È stata una cena tra reduci, al termine di una giornata cruciale per i rapporti Varticano-Governo. Assenti il Segretario di Stato e il premier, assente anche il sottosegretario Gianni Letta, ai tavoli si sono ritrovati gli undici vescovi della conferenza episcopale abruzzese-molisana, il sindaco dell'Aquila Massimo Cialente, la presidente della Provincia Stefania Pezzopane.
A inizio cena si è aggiunto per qualche minuto il presidente del Consiglio regionale Nazario Pagano, forse non informato del cambio di programma e soprattutto dell'incidente diplomatico in corso tra Vaticano e Palazzo Chigi.
Pagano ha però avvertito subito il cambio di clima. Non vedendo il presidente della Regione Gianni Chiodi, ha chiesto con discrezione se fosse atteso e se fosse presente anche il sottosegretario Letta. Ricevuta una doppia risposta negativa ha lasciato velocemente il ristorante per evitare complicazioni.

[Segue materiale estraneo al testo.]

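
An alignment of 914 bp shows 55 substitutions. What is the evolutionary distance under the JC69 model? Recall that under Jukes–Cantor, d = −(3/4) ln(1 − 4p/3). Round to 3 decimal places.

p = 55/914 ≈ 0.060175.
d = −(3/4) ln(1 − 4p/3) = −0.75 ln(1 − 0.080233) = −0.75 ln(0.919767)
  = −0.75 × (-0.083635) = 0.062726 substitutions/site.

0.063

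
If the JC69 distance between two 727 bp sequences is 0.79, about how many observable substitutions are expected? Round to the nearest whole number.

Invert JC69: p = (3/4)(1 − e^(−4d/3)) = 0.75 × (1 − e^(-1.053333)) = 0.75 × (1 − 0.348773) = 0.488420.
Expected differing sites = pL ≈ 0.488420 × 727 = 355.08134 ≈ 355.

355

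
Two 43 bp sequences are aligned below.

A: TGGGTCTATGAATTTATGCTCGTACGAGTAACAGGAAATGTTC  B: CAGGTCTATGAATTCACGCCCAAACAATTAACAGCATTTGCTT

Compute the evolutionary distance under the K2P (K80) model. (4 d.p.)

0.4489

Of 43 sites, 9 differences are transitions and 5 are transversions, so P = 9/43 ≈ 0.209302 and Q = 5/43 ≈ 0.116279.
Under the Kimura two-parameter model, d = −½ ln(1 − 2P − Q) − ¼ ln(1 − 2Q).
1 − 2P − Q = 0.465117, giving −½ ln(0.465117) = 0.382733.
1 − 2Q = 0.767442, giving −¼ ln(0.767442) = 0.066173.
d = 0.382733 + 0.066173 = 0.448906.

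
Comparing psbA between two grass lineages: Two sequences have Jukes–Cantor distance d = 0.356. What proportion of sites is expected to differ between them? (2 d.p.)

p = (3/4)(1 − e^(−4d/3)) = 0.75 × (1 − e^(-0.474667)) = 0.75 × (1 − 0.622092) = 0.283431.

0.28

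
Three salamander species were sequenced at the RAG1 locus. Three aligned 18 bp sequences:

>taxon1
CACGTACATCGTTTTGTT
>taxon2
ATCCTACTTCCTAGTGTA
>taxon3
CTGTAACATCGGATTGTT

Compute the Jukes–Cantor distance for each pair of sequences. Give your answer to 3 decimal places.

d(taxon1,taxon2) = 0.673, d(taxon1,taxon3) = 0.441, d(taxon2,taxon3) = 0.824

taxon1–taxon2: 8/18 sites differ → p ≈ 0.444444, d = −0.75 ln(1 − 0.592592) = 0.673455 ≈ 0.673.
taxon1–taxon3: 6/18 sites differ → p ≈ 0.333333, d = −0.75 ln(1 − 0.444444) = 0.440839 ≈ 0.441.
taxon2–taxon3: 9/18 sites differ → p = 0.5, d = −0.75 ln(1 − 0.666667) = 0.823960 ≈ 0.824.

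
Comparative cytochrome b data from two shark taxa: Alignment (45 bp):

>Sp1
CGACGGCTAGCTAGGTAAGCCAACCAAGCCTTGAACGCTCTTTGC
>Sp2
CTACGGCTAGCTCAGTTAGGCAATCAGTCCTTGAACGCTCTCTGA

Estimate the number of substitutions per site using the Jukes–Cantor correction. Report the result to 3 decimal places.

0.264

The sequences differ at 10 of 45 sites (2, 13, 14, 17, 20, 24, 27, 28, 42, 45), so p = 10/45 ≈ 0.222222.
d = −(3/4) ln(1 − 4p/3) = −0.75 ln(1 − 0.296296) = −0.75 ln(0.703704)
  = −0.75 × (-0.351397) = 0.263548 substitutions/site.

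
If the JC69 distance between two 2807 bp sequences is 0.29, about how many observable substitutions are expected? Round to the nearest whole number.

675

Invert JC69: p = (3/4)(1 − e^(−4d/3)) = 0.75 × (1 − e^(-0.386667)) = 0.75 × (1 − 0.679317) = 0.240512.
Expected differing sites = pL ≈ 0.240512 × 2807 = 675.117184 ≈ 675.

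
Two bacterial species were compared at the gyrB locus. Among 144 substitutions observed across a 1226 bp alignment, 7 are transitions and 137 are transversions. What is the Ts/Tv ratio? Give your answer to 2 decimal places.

0.05

R = 7/137 = 0.051094… ≈ 0.05 (to 2 d.p.).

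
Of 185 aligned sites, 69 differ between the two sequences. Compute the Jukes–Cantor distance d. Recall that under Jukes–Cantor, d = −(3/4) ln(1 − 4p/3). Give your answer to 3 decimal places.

0.516

p = 69/185 ≈ 0.372973.
d = −(3/4) ln(1 − 4p/3) = −0.75 ln(1 − 0.497297) = −0.75 ln(0.502703)
  = −0.75 × (-0.687756) = 0.515817 substitutions/site.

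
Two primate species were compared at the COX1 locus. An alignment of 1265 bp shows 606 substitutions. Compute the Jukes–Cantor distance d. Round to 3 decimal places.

0.764

p = 606/1265 ≈ 0.479051.
d = −(3/4) ln(1 − 4p/3) = −0.75 ln(1 − 0.638735) = −0.75 ln(0.361265)
  = −0.75 × (-1.018144) = 0.763608 substitutions/site.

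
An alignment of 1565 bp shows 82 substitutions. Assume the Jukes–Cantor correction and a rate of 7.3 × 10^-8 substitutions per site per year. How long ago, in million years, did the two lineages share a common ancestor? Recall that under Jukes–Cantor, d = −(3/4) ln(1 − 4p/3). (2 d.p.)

0.37

p = 82/1565 ≈ 0.052396.
d = −(3/4) ln(1 − 4p/3) = −0.75 ln(1 − 0.069861) = −0.75 ln(0.930139)
  = −0.75 × (-0.072421) = 0.054316 substitutions/site.
Under a molecular clock d = 2μt, so t = d/(2μ) = 0.054316 / (2 × 7.3 × 10^-8) = 0.37 million years.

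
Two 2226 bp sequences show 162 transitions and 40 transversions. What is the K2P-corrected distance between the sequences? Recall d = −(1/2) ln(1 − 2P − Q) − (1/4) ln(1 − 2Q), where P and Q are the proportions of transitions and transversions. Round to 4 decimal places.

P = 162/2226 ≈ 0.072776 and Q = 40/2226 ≈ 0.017969.
Under the Kimura two-parameter model, d = −½ ln(1 − 2P − Q) − ¼ ln(1 − 2Q).
1 − 2P − Q = 0.836479, giving −½ ln(0.836479) = 0.089277.
1 − 2Q = 0.964062, giving −¼ ln(0.964062) = 0.009150.
d = 0.089277 + 0.009150 = 0.098427.

0.0984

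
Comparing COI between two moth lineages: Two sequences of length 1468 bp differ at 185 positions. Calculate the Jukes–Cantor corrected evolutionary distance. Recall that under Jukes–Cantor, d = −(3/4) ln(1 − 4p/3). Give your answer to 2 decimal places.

p = 185/1468 ≈ 0.126022.
d = −(3/4) ln(1 − 4p/3) = −0.75 ln(1 − 0.168029) = −0.75 ln(0.831971)
  = −0.75 × (-0.183958) = 0.137969 substitutions/site.

0.14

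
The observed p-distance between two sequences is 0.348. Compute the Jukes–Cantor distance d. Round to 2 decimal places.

0.47

d = −(3/4) ln(1 − 4p/3) = −0.75 ln(1 − 0.464) = −0.75 ln(0.536)
  = −0.75 × (-0.623621) = 0.467716 substitutions/site.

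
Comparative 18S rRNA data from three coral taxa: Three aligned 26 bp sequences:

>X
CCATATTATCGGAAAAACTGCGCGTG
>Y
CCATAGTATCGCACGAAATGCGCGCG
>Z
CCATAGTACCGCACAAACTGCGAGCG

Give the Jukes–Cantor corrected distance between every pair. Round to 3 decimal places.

d(X,Y) = 0.276, d(X,Z) = 0.276, d(Y,Z) = 0.172

X–Y: 6/26 sites differ → p ≈ 0.230769, d = −0.75 ln(1 − 0.307692) = 0.275793 ≈ 0.276.
X–Z: 6/26 sites differ → p ≈ 0.230769, d = −0.75 ln(1 − 0.307692) = 0.275793 ≈ 0.276.
Y–Z: 4/26 sites differ → p ≈ 0.153846, d = −0.75 ln(1 − 0.205128) = 0.172181 ≈ 0.172.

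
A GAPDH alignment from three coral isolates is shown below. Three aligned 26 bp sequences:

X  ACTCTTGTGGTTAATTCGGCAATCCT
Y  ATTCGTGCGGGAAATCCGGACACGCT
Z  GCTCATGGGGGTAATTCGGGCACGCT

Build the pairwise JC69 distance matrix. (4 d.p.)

X–Y: 10/26 sites differ → p ≈ 0.384615, d = −0.75 ln(1 − 0.51282) = 0.539341 ≈ 0.5393.
X–Z: 8/26 sites differ → p ≈ 0.307692, d = −0.75 ln(1 − 0.410256) = 0.396050 ≈ 0.3961.
Y–Z: 7/26 sites differ → p ≈ 0.269231, d = −0.75 ln(1 − 0.358975) = 0.333515 ≈ 0.3335.

d(X,Y) = 0.5393, d(X,Z) = 0.3961, d(Y,Z) = 0.3335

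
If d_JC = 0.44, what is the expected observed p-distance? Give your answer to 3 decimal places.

p = (3/4)(1 − e^(−4d/3)) = 0.75 × (1 − e^(-0.586667)) = 0.75 × (1 − 0.556178) = 0.332867.

0.333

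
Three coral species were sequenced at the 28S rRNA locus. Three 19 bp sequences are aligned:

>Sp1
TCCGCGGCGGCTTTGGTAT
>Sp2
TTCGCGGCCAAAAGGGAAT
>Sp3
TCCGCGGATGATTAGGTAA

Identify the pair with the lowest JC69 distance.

Sp1 and Sp3

Sp1–Sp2: 8/19 differ, p = 0.421, d = 0.618.
Sp1–Sp3: 5/19 differ, p = 0.263, d = 0.324.
Sp2–Sp3: 9/19 differ, p = 0.474, d = 0.749.
The smallest distance is between Sp1 and Sp3.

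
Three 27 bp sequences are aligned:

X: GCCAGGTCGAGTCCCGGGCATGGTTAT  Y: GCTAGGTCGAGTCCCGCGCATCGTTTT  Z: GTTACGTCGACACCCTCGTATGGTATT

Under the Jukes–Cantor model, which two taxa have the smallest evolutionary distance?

X and Y

X–Y: 4/27 differ, p = 0.148, d = 0.165.
X–Z: 10/27 differ, p = 0.370, d = 0.511.
Y–Z: 8/27 differ, p = 0.296, d = 0.377.
The smallest distance is between X and Y.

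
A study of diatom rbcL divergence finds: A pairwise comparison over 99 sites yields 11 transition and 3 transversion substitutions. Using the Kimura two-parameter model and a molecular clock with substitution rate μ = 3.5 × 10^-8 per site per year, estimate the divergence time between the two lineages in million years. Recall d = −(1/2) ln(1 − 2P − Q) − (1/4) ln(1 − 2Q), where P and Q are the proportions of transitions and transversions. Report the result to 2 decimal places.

2.30

P = 11/99 ≈ 0.111111 and Q = 3/99 ≈ 0.030303.
Under the Kimura two-parameter model, d = −½ ln(1 − 2P − Q) − ¼ ln(1 − 2Q).
1 − 2P − Q = 0.747475, giving −½ ln(0.747475) = 0.145527.
1 − 2Q = 0.939394, giving −¼ ln(0.939394) = 0.015630.
d = 0.145527 + 0.015630 = 0.161157.
Under a molecular clock d = 2μt, so t = d/(2μ) = 0.161157 / (2 × 3.5 × 10^-8) = 2.30 million years.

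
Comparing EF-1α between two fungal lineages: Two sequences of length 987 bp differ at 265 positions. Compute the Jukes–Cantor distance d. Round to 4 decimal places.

p = 265/987 ≈ 0.26849.
d = −(3/4) ln(1 − 4p/3) = −0.75 ln(1 − 0.357987) = −0.75 ln(0.642013)
  = −0.75 × (-0.443147) = 0.332360 substitutions/site.

0.3324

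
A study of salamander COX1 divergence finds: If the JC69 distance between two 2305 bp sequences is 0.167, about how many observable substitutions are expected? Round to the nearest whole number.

345

Invert JC69: p = (3/4)(1 − e^(−4d/3)) = 0.75 × (1 − e^(-0.222667)) = 0.75 × (1 − 0.800381) = 0.149714.
Expected differing sites = pL ≈ 0.149714 × 2305 = 345.09077 ≈ 345.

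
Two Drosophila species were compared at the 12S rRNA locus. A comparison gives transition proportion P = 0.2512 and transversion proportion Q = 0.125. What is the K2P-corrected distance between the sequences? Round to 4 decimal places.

Under the Kimura two-parameter model, d = −½ ln(1 − 2P − Q) − ¼ ln(1 − 2Q).
1 − 2P − Q = 0.3726, giving −½ ln(0.3726) = 0.493625.
1 − 2Q = 0.75, giving −¼ ln(0.75) = 0.071921.
d = 0.493625 + 0.071921 = 0.565546.

0.5655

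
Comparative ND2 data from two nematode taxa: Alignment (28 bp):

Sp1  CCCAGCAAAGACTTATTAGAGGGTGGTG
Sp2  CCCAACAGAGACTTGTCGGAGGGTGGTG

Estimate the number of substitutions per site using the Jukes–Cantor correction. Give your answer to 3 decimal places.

0.204

The sequences differ at 5 of 28 sites (5, 8, 15, 17, 18), so p = 5/28 ≈ 0.178571.
d = −(3/4) ln(1 − 4p/3) = −0.75 ln(1 − 0.238095) = −0.75 ln(0.761905)
  = −0.75 × (-0.271933) = 0.203950 substitutions/site.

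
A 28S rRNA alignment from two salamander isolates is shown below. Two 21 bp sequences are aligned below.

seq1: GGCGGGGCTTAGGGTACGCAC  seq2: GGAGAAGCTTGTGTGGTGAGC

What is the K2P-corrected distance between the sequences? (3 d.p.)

Of 21 sites, 6 differences are transitions and 5 are transversions, so P = 6/21 ≈ 0.285714 and Q = 5/21 ≈ 0.238095.
Under the Kimura two-parameter model, d = −½ ln(1 − 2P − Q) − ¼ ln(1 − 2Q).
1 − 2P − Q = 0.190477, giving −½ ln(0.190477) = 0.829112.
1 − 2Q = 0.52381, giving −¼ ln(0.52381) = 0.161657.
d = 0.829112 + 0.161657 = 0.990769.

0.991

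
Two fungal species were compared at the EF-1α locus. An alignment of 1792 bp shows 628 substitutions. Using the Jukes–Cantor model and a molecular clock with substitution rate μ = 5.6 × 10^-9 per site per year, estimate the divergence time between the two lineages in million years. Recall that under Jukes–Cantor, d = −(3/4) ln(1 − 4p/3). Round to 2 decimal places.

42.17

p = 628/1792 ≈ 0.350446.
d = −(3/4) ln(1 − 4p/3) = −0.75 ln(1 − 0.467261) = −0.75 ln(0.532739)
  = −0.75 × (-0.629724) = 0.472293 substitutions/site.
Under a molecular clock d = 2μt, so t = d/(2μ) = 0.472293 / (2 × 5.6 × 10^-9) = 42.17 million years.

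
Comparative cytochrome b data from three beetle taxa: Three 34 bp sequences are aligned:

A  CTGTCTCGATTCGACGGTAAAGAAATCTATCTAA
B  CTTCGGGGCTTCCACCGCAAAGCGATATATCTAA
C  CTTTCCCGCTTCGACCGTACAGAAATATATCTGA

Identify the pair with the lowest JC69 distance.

A–B: 12/34 differ, p = 0.353, d = 0.477.
A–C: 7/34 differ, p = 0.206, d = 0.241.
B–C: 10/34 differ, p = 0.294, d = 0.373.
The smallest distance is between A and C.

A and C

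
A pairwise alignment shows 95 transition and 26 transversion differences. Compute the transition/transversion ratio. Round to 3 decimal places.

3.654

R = 95/26 = 3.653846… ≈ 3.654 (to 3 d.p.).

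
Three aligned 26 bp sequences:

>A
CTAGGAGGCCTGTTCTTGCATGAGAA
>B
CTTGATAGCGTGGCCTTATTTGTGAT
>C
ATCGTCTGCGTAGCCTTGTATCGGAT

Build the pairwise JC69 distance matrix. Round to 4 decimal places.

d(A,B) = 0.7166, d(A,C) = 0.8240, d(B,C) = 0.5393

A–B: 12/26 sites differ → p ≈ 0.461538, d = −0.75 ln(1 − 0.615384) = 0.716632 ≈ 0.7166.
A–C: 13/26 sites differ → p = 0.5, d = −0.75 ln(1 − 0.666667) = 0.823960 ≈ 0.8240.
B–C: 10/26 sites differ → p ≈ 0.384615, d = −0.75 ln(1 − 0.51282) = 0.539341 ≈ 0.5393.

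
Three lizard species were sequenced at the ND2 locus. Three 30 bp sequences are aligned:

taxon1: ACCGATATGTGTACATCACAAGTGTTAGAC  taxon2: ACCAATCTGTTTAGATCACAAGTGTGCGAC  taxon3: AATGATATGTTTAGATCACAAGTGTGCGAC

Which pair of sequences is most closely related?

taxon2 and taxon3

taxon1–taxon2: 6/30 differ, p = 0.200, d = 0.233.
taxon1–taxon3: 6/30 differ, p = 0.200, d = 0.233.
taxon2–taxon3: 4/30 differ, p = 0.133, d = 0.147.
The smallest distance is between taxon2 and taxon3.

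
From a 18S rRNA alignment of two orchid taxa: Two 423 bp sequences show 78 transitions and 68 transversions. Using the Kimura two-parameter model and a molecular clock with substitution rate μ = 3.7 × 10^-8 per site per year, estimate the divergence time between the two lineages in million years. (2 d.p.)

6.41

P = 78/423 ≈ 0.184397 and Q = 68/423 ≈ 0.160757.
Under the Kimura two-parameter model, d = −½ ln(1 − 2P − Q) − ¼ ln(1 − 2Q).
1 − 2P − Q = 0.470449, giving −½ ln(0.470449) = 0.377034.
1 − 2Q = 0.678486, giving −¼ ln(0.678486) = 0.096973.
d = 0.377034 + 0.096973 = 0.474007.
Under a molecular clock d = 2μt, so t = d/(2μ) = 0.474007 / (2 × 3.7 × 10^-8) = 6.41 million years.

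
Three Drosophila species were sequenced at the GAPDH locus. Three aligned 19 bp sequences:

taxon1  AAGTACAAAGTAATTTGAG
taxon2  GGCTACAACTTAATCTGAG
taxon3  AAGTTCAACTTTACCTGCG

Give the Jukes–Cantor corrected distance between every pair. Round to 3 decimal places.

d(taxon1,taxon2) = 0.410, d(taxon1,taxon3) = 0.507, d(taxon2,taxon3) = 0.507

taxon1–taxon2: 6/19 sites differ → p ≈ 0.315789, d = −0.75 ln(1 − 0.421052) = 0.409907 ≈ 0.410.
taxon1–taxon3: 7/19 sites differ → p ≈ 0.368421, d = −0.75 ln(1 − 0.491228) = 0.506816 ≈ 0.507.
taxon2–taxon3: 7/19 sites differ → p ≈ 0.368421, d = −0.75 ln(1 − 0.491228) = 0.506816 ≈ 0.507.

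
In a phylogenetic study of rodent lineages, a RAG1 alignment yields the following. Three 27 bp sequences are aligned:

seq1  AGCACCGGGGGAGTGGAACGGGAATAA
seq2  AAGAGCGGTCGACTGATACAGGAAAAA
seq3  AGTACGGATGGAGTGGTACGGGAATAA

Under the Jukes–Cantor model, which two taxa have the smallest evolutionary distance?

seq1–seq2: 10/27 differ, p = 0.370, d = 0.511.
seq1–seq3: 5/27 differ, p = 0.185, d = 0.213.
seq2–seq3: 10/27 differ, p = 0.370, d = 0.511.
The smallest distance is between seq1 and seq3.

seq1 and seq3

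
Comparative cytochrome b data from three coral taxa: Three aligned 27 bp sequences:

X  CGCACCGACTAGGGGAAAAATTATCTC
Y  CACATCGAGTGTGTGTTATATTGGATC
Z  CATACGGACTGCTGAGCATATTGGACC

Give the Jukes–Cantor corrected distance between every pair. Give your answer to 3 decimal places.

X–Y: 12/27 sites differ → p ≈ 0.444444, d = −0.75 ln(1 − 0.592592) = 0.673455 ≈ 0.673.
X–Z: 14/27 sites differ → p ≈ 0.518519, d = −0.75 ln(1 − 0.691359) = 0.881682 ≈ 0.882.
Y–Z: 11/27 sites differ → p ≈ 0.407407, d = −0.75 ln(1 − 0.543209) = 0.587647 ≈ 0.588.

d(X,Y) = 0.673, d(X,Z) = 0.882, d(Y,Z) = 0.588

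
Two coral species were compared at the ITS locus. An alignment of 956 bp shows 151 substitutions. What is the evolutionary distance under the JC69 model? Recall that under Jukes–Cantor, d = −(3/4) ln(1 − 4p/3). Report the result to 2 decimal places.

p = 151/956 ≈ 0.15795.
d = −(3/4) ln(1 − 4p/3) = −0.75 ln(1 − 0.2106) = −0.75 ln(0.7894)
  = −0.75 × (-0.236482) = 0.177362 substitutions/site.

0.18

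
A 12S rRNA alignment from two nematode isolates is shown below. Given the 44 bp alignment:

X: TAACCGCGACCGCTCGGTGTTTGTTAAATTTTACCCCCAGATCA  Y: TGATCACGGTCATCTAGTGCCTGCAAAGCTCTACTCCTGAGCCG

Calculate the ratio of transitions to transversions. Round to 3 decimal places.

23.000

Transitions are A↔G and C↔T; transversions are all other mismatches.
Transitions: 23. Transversions: 1.
R = 23/1 = 23.000.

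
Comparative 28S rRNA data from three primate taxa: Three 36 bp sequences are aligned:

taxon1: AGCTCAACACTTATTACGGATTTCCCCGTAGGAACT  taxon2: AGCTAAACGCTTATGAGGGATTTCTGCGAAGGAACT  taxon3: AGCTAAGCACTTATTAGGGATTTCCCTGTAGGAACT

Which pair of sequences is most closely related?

taxon1 and taxon3

taxon1–taxon2: 7/36 differ, p = 0.194, d = 0.225.
taxon1–taxon3: 4/36 differ, p = 0.111, d = 0.120.
taxon2–taxon3: 7/36 differ, p = 0.194, d = 0.225.
The smallest distance is between taxon1 and taxon3.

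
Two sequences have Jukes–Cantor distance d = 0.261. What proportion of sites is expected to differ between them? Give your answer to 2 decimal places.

0.22

p = (3/4)(1 − e^(−4d/3)) = 0.75 × (1 − e^(-0.348)) = 0.75 × (1 − 0.706099) = 0.220426.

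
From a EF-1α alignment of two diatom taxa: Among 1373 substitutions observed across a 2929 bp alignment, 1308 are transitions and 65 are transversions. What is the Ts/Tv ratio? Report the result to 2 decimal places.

R = 1308/65 = 20.123076… ≈ 20.12 (to 2 d.p.).

20.12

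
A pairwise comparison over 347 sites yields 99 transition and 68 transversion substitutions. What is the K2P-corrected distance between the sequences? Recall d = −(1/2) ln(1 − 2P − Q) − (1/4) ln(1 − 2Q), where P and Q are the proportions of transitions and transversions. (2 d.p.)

P = 99/347 ≈ 0.285303 and Q = 68/347 ≈ 0.195965.
Under the Kimura two-parameter model, d = −½ ln(1 − 2P − Q) − ¼ ln(1 − 2Q).
1 − 2P − Q = 0.233429, giving −½ ln(0.233429) = 0.727439.
1 − 2Q = 0.60807, giving −¼ ln(0.60807) = 0.124366.
d = 0.727439 + 0.124366 = 0.851805.

0.85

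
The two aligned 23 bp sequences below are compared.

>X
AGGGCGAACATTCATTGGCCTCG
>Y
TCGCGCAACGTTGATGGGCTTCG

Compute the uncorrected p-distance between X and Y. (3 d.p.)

The sequences differ at 9 of 23 positions (sites 1, 2, 4, 5, 6, 10, 13, 16, 20).
p = 9/23 = 0.391304… ≈ 0.391 (to 3 d.p.).

0.391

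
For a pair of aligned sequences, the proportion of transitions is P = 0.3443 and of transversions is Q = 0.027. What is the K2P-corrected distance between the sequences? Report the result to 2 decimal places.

Under the Kimura two-parameter model, d = −½ ln(1 − 2P − Q) − ¼ ln(1 − 2Q).
1 − 2P − Q = 0.2844, giving −½ ln(0.2844) = 0.628687.
1 − 2Q = 0.946, giving −¼ ln(0.946) = 0.013878.
d = 0.628687 + 0.013878 = 0.642565.

0.64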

L'annullamento della cena era maturata lentamente nel corso della mattinata. Il siluro lanciato dal Giornale di Vittorio Feltri con il racconto della condanna per molestie del direttore del quotidiano dei vescovi Avvenire Dino Boffo, era cosa già nota dalla sera precedente, come era noto il tentativo non riuscito di Letta di bloccare la pubblicazione della notizia. Ma evidentemente nello staff vaticano si sperava ancora di attenuarne l'impatto sui programmi della Perdonanza. La decisione finale si è consumata durante un'altra conviviale, quella che tradizionalmente offre il vescovo dell'Aquila nella sua casa e che ieri si teneva sempre al Federico II, essendo la curia inagibile. Al pranzo presiedeva il cardinale Bertone, e poco distante pranzavano anche gli uomini della sicurezza di Berlusconi, segno che il premier era ancora atteso nel pomeriggio, alle 17,30, come da programma. A pranzo iniziato Bertone ha ricevuto una telefonata sul cellulare, si è allontanato per dieci minuti seguito dal suo segretario, è quindi rientrato continuando a pranzare come se nulla fosse. Alle 13,16 l'agenzia Agi ha bruciato tutti i concorrenti battendo la notizia: «Perdonanza, cancellata cena L'Aquila, a rito andrà Letta». Alle 13,19 è dell'Ansa un secondo lancio più articolato: «La sala stampa vaticana ha comunicato che la cena della Perdonanza annunciata per questa sera all'Aquila, alla quale avrebbero dovuto partecipare, fra gli altri, il segretario di Stato vaticano, card. Tarcisio Bertone e il presidente del Consiglio, Silvio Berlusconi, è stata annullata». La decisione di annullare la cena è stata dunque del Vaticano. Le ragioni le ha spiegate lo stesso Bertone a Letta durante un breve colloquio al riparo di una tenda della Protezione civile. Ora per il grande tessitore marsicano si apre una stagione di superlavoro.